Earlier this month I was invited to speak about teacher pensions at a meeting of the Taxpayers Association of Central Iowa. Although the costs of Iowa’s pension system (IPERS) are rising, my presentation focused on the benefits side of the equation: Is Iowa’s pension plan good for the state’s teachers? Are there other alternatives that could provide better benefits?
My full slide deck attempting to answer those question is at the bottom of this post. I centered my presentation on three basic myths about pensions:
- The myth that traditional pension plans take all the risk on behalf of teachers;
- The myth that traditional pension plans help retain teachers; and
- The myth that traditional pension plans offer better benefits than alternative models.
Like any good myth, each of these has some kernels of truths behind them, but they obscure a larger story.
First, it’s true that pension plans do take a number of risks on behalf of workers. In Iowa, as in most other states, teachers don’t have to decide whether to save for retirement, how much to contribute, or how to invest their savings. The state takes care of those decisions for them. The state also takes care of decisions about how to draw down retirement assets. Rather than having access to one lump sum, the state pension plan issues qualifying retirees monthly checks throughout their retirement years.
But those advantages still leave some risks on the table for Iowa teachers. Pension formulas are complicated, and teachers often make bad decisions about whether they should take a pension or withdraw their contributions. Traditional pension plans can also take on debt when their promises exceed their savings, and those costs trickle down to teachers in real ways.

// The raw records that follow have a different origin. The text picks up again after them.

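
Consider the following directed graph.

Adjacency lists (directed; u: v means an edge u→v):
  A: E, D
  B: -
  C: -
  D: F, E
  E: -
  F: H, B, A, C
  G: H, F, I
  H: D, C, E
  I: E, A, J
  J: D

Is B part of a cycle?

No

B lies on a cycle iff there is a path from B back to itself.
Exploring from B, it never reaches itself; equivalently, its strongly connected component is a singleton.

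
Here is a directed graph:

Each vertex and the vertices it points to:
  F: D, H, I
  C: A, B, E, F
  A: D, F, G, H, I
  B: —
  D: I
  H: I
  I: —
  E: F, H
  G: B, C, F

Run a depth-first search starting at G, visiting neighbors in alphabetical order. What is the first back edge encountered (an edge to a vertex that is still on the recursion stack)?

DFS from G (visiting neighbors in alphabetical order); mark gray on enter, black on exit:
G gray
  B gray
  B black
  C gray
    A gray
      D gray
        I gray
        I black
      D black
      F gray
        F→D: D black — skip
        H gray
          H→I: I black — skip
        H black
        F→I: I black — skip
      F black
      A→G: G is gray → back edge
First back edge: A → G.

A->G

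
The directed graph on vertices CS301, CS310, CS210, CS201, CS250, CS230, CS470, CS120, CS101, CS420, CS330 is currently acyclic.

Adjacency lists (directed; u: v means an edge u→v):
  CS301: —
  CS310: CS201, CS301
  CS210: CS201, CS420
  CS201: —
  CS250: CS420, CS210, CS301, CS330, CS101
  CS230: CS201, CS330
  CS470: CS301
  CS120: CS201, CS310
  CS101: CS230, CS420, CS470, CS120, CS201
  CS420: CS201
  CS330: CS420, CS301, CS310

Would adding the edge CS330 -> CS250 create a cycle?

Adding CS330→CS250 creates a cycle iff CS250 can already reach CS330.
Path from CS250: CS250 → CS330.
So CS250 → … → CS330 → CS250 is a cycle.

Yes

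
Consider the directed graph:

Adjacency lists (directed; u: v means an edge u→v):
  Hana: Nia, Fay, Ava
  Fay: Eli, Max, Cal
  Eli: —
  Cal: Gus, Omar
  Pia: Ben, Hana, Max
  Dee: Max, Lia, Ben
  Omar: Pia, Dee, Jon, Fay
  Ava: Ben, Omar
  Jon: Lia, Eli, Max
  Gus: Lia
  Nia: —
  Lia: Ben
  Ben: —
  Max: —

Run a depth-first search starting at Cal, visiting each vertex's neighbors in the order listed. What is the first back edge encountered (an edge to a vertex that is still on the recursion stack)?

Fay->Cal

DFS from Cal (visiting each vertex's neighbors in the order listed); mark gray on enter, black on exit:
Cal gray
  Gus gray
    Lia gray
      Ben gray
      Ben black
    Lia black
  Gus black
  Omar gray
    Pia gray
      Pia→Ben: Ben black — skip
      Hana gray
        Nia gray
        Nia black
        Fay gray
          Eli gray
          Eli black
          Max gray
          Max black
          Fay→Cal: Cal is gray → back edge
First back edge: Fay → Cal.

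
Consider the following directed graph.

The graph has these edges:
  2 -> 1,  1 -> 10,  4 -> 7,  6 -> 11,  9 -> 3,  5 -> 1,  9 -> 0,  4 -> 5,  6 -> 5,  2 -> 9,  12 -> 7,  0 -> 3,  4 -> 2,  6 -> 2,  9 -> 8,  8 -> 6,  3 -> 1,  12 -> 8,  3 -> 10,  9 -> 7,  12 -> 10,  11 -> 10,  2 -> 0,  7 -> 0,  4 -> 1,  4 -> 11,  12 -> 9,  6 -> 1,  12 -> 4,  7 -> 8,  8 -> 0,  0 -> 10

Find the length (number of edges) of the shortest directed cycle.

4

For each vertex v, BFS finds the shortest path from v back to v.
The shortest such closed walk is 9 → 8 → 6 → 2 → 9, length 4.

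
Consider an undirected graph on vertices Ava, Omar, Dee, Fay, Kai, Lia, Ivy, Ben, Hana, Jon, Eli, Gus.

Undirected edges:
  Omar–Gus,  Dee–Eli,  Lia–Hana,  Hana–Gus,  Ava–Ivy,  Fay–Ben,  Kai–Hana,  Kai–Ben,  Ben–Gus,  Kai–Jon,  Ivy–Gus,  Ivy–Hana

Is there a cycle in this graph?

Yes

DFS, tracking each vertex's parent; an edge to a visited non-parent vertex closes a cycle.
Start from Dee:
visit Dee (parent –)
  visit Eli (parent Dee)
    Eli–Dee: parent, skip
visit Ava (parent –)
  visit Ivy (parent Ava)
    visit Hana (parent Ivy)
      visit Lia (parent Hana)
        Lia–Hana: parent, skip
      Hana–Ivy: parent, skip
      visit Gus (parent Hana)
        visit Ben (parent Gus)
          visit Fay (parent Ben)
            Fay–Ben: parent, skip
          visit Kai (parent Ben)
            visit Jon (parent Kai)
              Jon–Kai: parent, skip
            Kai–Ben: parent, skip
            Kai–Hana: Hana visited and ≠ parent → cycle
Cycle: Hana – Gus – Ben – Kai – Hana.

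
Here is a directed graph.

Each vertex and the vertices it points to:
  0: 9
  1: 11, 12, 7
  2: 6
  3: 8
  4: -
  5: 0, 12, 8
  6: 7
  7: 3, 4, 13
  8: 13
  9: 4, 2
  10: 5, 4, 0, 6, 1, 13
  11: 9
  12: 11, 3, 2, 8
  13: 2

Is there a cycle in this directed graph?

Yes

DFS with white/gray/black marking, starting from 1:
1 gray
  11 gray
    9 gray
      4 gray
      4 black
      2 gray
        6 gray
          7 gray
            3 gray
              8 gray
                13 gray
                  13→2: 2 is gray → back edge
Back edge found, so a cycle exists: 2 → 6 → 7 → 3 → 8 → 13 → 2.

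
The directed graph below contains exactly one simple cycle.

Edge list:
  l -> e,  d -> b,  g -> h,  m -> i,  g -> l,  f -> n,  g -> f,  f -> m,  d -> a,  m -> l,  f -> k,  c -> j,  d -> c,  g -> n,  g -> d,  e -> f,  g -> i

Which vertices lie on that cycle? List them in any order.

DFS with gray/black marking from l:
l gray
  e gray
    f gray
      m gray
        i gray
        i black
        m→l: l is gray → back edge
Back edge closes the cycle l → e → f → m → l; its vertices are {e, f, l, m}.

e, f, l, m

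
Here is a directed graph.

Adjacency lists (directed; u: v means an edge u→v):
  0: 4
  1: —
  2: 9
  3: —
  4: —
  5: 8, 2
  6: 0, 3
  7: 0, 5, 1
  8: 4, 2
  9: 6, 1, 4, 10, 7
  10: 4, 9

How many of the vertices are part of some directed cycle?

A vertex is on a directed cycle iff it belongs to a strongly connected component of size ≥ 2 (or has a self-loop).
The vertices on cycles are {2, 5, 7, 8, 9, 10} — 6 in total.

6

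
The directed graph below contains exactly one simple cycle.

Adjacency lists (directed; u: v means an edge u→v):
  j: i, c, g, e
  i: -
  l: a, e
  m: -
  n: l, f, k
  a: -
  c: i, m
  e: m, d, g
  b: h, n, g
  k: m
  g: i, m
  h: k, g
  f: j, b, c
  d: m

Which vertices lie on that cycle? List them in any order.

b, f, n

DFS with gray/black marking from f:
f gray
  j gray
    i gray
    i black
    c gray
      c→i: i black — skip
      m gray
      m black
    c black
    g gray
      g→i: i black — skip
      g→m: m black — skip
    g black
    e gray
      e→m: m black — skip
      d gray
        d→m: m black — skip
      d black
      e→g: g black — skip
    e black
  j black
  b gray
    h gray
      k gray
        k→m: m black — skip
      k black
      h→g: g black — skip
    h black
    n gray
      l gray
        a gray
        a black
        l→e: e black — skip
      l black
      n→f: f is gray → back edge
Back edge closes the cycle f → b → n → f; its vertices are {b, f, n}.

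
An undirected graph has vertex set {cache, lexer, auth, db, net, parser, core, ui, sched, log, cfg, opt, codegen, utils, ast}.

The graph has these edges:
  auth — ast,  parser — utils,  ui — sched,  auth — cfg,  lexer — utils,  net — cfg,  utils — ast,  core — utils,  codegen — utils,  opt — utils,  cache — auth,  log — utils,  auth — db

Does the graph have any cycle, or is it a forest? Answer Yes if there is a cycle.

No

DFS, tracking each vertex's parent; an edge to a visited non-parent vertex closes a cycle.
Start from core:
visit core (parent –)
  visit utils (parent core)
    visit parser (parent utils)
      parser–utils: parent, skip
    visit lexer (parent utils)
      lexer–utils: parent, skip
    visit opt (parent utils)
      opt–utils: parent, skip
    visit codegen (parent utils)
      codegen–utils: parent, skip
    utils–core: parent, skip
    visit ast (parent utils)
      ast–utils: parent, skip
      visit auth (parent ast)
        visit cfg (parent auth)
          cfg–auth: parent, skip
          visit net (parent cfg)
            net–cfg: parent, skip
        visit cache (parent auth)
          cache–auth: parent, skip
        auth–ast: parent, skip
        visit db (parent auth)
          db–auth: parent, skip
    visit log (parent utils)
      log–utils: parent, skip
visit ui (parent –)
  visit sched (parent ui)
    sched–ui: parent, skip
No non-parent visited neighbor found — the graph is a forest.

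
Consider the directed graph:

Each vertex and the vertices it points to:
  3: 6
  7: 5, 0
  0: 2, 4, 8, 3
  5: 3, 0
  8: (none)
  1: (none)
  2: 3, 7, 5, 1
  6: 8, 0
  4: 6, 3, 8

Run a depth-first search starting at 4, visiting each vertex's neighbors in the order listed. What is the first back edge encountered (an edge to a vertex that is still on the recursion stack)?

DFS from 4 (visiting each vertex's neighbors in the order listed); mark gray on enter, black on exit:
4 gray
  6 gray
    8 gray
    8 black
    0 gray
      2 gray
        3 gray
          3→6: 6 is gray → back edge
First back edge: 3 → 6.

3->6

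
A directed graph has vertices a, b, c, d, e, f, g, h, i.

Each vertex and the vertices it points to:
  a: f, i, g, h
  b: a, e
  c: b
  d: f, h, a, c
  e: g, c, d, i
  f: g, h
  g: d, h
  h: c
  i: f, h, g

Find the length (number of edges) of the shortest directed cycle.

3

For each vertex v, BFS finds the shortest path from v back to v.
The shortest such closed walk is d → a → g → d, length 3.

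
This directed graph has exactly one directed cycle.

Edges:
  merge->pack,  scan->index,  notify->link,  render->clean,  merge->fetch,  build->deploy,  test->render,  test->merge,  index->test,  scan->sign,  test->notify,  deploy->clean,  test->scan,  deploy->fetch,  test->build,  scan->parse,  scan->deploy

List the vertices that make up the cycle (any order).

DFS with gray/black marking from test:
test gray
  render gray
    clean gray
    clean black
  render black
  notify gray
    link gray
    link black
  notify black
  scan gray
    sign gray
    sign black
    parse gray
    parse black
    index gray
      index→test: test is gray → back edge
Back edge closes the cycle test → scan → index → test; its vertices are {scan, test, index}.

scan, test, index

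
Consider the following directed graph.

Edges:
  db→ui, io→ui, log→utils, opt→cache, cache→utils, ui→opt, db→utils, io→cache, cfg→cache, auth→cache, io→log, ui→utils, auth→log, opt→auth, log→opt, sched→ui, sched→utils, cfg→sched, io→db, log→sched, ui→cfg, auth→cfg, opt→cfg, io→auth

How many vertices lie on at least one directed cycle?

6

A vertex is on a directed cycle iff it belongs to a strongly connected component of size ≥ 2 (or has a self-loop).
The vertices on cycles are {ui, cfg, log, opt, auth, sched} — 6 in total.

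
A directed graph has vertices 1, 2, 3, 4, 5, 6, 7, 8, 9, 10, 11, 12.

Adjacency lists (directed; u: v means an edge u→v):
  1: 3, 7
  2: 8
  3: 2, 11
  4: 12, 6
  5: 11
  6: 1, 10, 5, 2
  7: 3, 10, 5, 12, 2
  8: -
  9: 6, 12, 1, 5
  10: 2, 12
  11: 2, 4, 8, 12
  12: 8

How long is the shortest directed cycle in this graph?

4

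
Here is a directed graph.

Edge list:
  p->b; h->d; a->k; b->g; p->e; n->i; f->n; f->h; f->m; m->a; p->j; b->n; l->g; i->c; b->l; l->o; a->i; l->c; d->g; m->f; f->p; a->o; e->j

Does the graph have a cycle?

Yes

DFS with white/gray/black marking, starting from c:
c gray
c black
j gray
j black
a gray
  k gray
  k black
  o gray
  o black
  i gray
    i→c: c black — skip
  i black
a black
n gray
  n→i: i black — skip
n black
m gray
  m→a: a black — skip
  f gray
    p gray
      e gray
        e→j: j black — skip
      e black
      p→j: j black — skip
      b gray
        b→n: n black — skip
        g gray
        g black
        l gray
          l→o: o black — skip
          l→c: c black — skip
          l→g: g black — skip
        l black
      b black
    p black
    f→n: n black — skip
    h gray
      d gray
        d→g: g black — skip
      d black
    h black
    f→m: m is gray → back edge
Back edge found, so a cycle exists: m → f → m.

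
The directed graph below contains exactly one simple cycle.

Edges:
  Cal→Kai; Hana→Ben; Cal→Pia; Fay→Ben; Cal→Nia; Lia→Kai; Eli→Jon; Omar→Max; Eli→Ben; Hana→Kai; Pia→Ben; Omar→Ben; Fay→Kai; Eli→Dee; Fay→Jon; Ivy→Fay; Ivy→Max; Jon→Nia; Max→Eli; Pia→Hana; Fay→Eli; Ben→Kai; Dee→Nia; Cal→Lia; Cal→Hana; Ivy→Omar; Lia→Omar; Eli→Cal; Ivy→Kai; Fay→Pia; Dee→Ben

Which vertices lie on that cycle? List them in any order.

DFS with gray/black marking from Max:
Max gray
  Eli gray
    Cal gray
      Nia gray
      Nia black
      Kai gray
      Kai black
      Hana gray
        Ben gray
          Ben→Kai: Kai black — skip
        Ben black
        Hana→Kai: Kai black — skip
      Hana black
      Pia gray
        Pia→Hana: Hana black — skip
        Pia→Ben: Ben black — skip
      Pia black
      Lia gray
        Lia→Kai: Kai black — skip
        Omar gray
          Omar→Max: Max is gray → back edge
Back edge closes the cycle Max → Eli → Cal → Lia → Omar → Max; its vertices are {Cal, Eli, Lia, Max, Omar}.

Cal, Eli, Lia, Max, Omar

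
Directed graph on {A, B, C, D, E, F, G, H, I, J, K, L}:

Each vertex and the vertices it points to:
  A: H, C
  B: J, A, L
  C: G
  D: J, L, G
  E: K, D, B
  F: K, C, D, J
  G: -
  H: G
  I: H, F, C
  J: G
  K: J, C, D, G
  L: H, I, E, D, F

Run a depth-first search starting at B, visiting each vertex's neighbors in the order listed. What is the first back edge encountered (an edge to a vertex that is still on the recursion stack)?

D→L

DFS from B (visiting each vertex's neighbors in the order listed); mark gray on enter, black on exit:
B gray
  J gray
    G gray
    G black
  J black
  A gray
    H gray
      H→G: G black — skip
    H black
    C gray
      C→G: G black — skip
    C black
  A black
  L gray
    L→H: H black — skip
    I gray
      I→H: H black — skip
      F gray
        K gray
          K→J: J black — skip
          K→C: C black — skip
          D gray
            D→J: J black — skip
            D→L: L is gray → back edge
First back edge: D → L.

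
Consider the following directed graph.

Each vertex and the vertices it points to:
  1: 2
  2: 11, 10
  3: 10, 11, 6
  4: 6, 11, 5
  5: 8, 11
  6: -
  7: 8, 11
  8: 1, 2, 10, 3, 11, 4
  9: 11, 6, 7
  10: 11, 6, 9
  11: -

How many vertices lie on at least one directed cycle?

9

A vertex is on a directed cycle iff it belongs to a strongly connected component of size ≥ 2 (or has a self-loop).
The vertices on cycles are {1, 2, 3, 4, 5, 7, 8, 9, 10} — 9 in total.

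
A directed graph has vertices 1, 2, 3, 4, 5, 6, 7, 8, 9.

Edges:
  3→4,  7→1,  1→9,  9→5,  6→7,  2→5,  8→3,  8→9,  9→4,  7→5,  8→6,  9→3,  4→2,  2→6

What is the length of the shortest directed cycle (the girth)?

For each vertex v, BFS finds the shortest path from v back to v.
The shortest such closed walk is 9 → 4 → 2 → 6 → 7 → 1 → 9, length 6.

6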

Worse, pension plans tend to be heavily back-loaded, meaning they only deliver decent retirement benefits to teachers who stay for 20 or 30 years. For a variety of personal and professional reasons, most teachers don’t stay that long. When a teacher starts her career, she faces the risk that she will need to move states and start over, or that she may just not like teaching as much as she thought she would. Pension plans leave most teachers exposed to this “attrition risk," the risk that they’ll leave before qualifying for decent retirement benefits.
Second, there’s a myth that pensions help retain teachers in the profession. If that were true, we should see teachers changing their behavior in order to qualify for a pension in the first place. But we don’t. Iowa, for example, requires teachers to stay for 7 years in order to qualify for a pension. If Iowa teachers truly valued their pensions, we should see some fraction of 6-year veterans alter their behavior to reach the 7-year mark. But that doesn’t show up at all, even in the state’s official actuarial assumptions. Pensions do seem to help retain later-career teachers, although the existing evidence suggests that effect is limited to teachers who are very close to reaching their retirement age.
In contrast, pension plans clearly have a push-out effect on later-career teachers. In Iowa, teachers start leaving in large numbers starting at the state’s early retirement age of 55 and accelerating at age 57. Even among Iowa teachers who make it to age 55, the state assumes only about 3 percent will make it all the way to age 65 (the normal retirement age for Social Security). When researchers have tried to weigh the balance between retention and push-out incentives in traditional pension plans, they’ve found that the push-out effect is much stronger. The truth is that states are using their pension plans to push out veteran teachers from the classroom, which has a negative effect on student learning.
The third myth is that the existing system is the best way to deliver benefits for teachers. In fact, there are multiple ways states could structure benefits that would leave all teachers better off.
In Iowa, I looked at three different alternatives—a cost-neutral cash balance plan, a cost-neutral defined contribution plan, and a defined contribution plan offered to Iowa state university employees. The cash balance would guarantee all teachers a pre-determined rate of return—5 percent in this example—and provide a steady accrual of retirement benefits rather than the current back-loaded system. I also modeled two different defined contribution plans, one using Iowa’s current teacher pension contribution rates, and the other using the same contribution rates as Iowa offers to its state university employees. Ironically, Iowa is paying about the same amount for each of these last two plans (contributing a total of 15 percent of salary), but the difference is that the teacher plan has debts, while the state university plan does not.
Most teachers would be better off in one of these alternative plans. Depending on the plan, between 73 to 78 percent of teachers would have more retirement savings under the alternative model. In addition, because none of these alternatives would accumulate further debts, all teachers would see higher take-home pay.
My main lesson for Iowa policymakers is that retirement plans should be for workers, not the state. Iowa’s main goal should be providing a path to a secure retirement to all of its teachers, no matter how long they choose to stay. Iowa’s current pension system isn’t accomplishing that goal, but there are readily available alternative plans that could.